Some states responded with a blunt tool – simply lowering the age at which all youths enter the adult criminal justice system. Thirteen states try under-18 youths as adults, though Connecticut has decided to raise the juvenile cutoff age to 18 beginning in 2010.
Other changes allowed prosecutors, instead of judges in juvenile court, to decide whether to try a minor as an adult. Types of crime and the record of a suspect also pushed juveniles into the adult system.
The result was a 208 percent increase in the number of offenders under 18 in adult jails between 1990 and 2004. Every year, about 200,000 juveniles are prosecuted as adults – the majority of them for nonviolent offenses. In Wisconsin, for instance, all 17-year-olds end up in adult courts even though only 15 percent of them are charged with violent crimes (the state is now reviewing this).
These laws were intended to stop a youth crime wave that peaked in 1993 – and to lower the disproportionate participation of minors in serious violent crime.
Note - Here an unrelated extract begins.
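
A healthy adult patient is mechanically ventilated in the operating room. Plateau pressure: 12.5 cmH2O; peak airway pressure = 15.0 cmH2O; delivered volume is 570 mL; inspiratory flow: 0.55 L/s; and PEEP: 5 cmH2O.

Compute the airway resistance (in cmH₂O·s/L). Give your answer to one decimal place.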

But states already had the discretion to direct special cases to adult court; these laws were an overreaction.
The Supreme Court gave important weight to this view when it overturned the death penalty in 2005 for youths under 18. The justices found a minor's "culpability or blameworthiness is diminished, to a substantial degree, by reason of youth and immaturity." In other words, young people's thinking and judgment are not as developed as adults', and so the legal system should not treat them as adults.
There's a reason why the juvenile justice system is so named. Not that it's perfect. But states must get back to using it and improving it.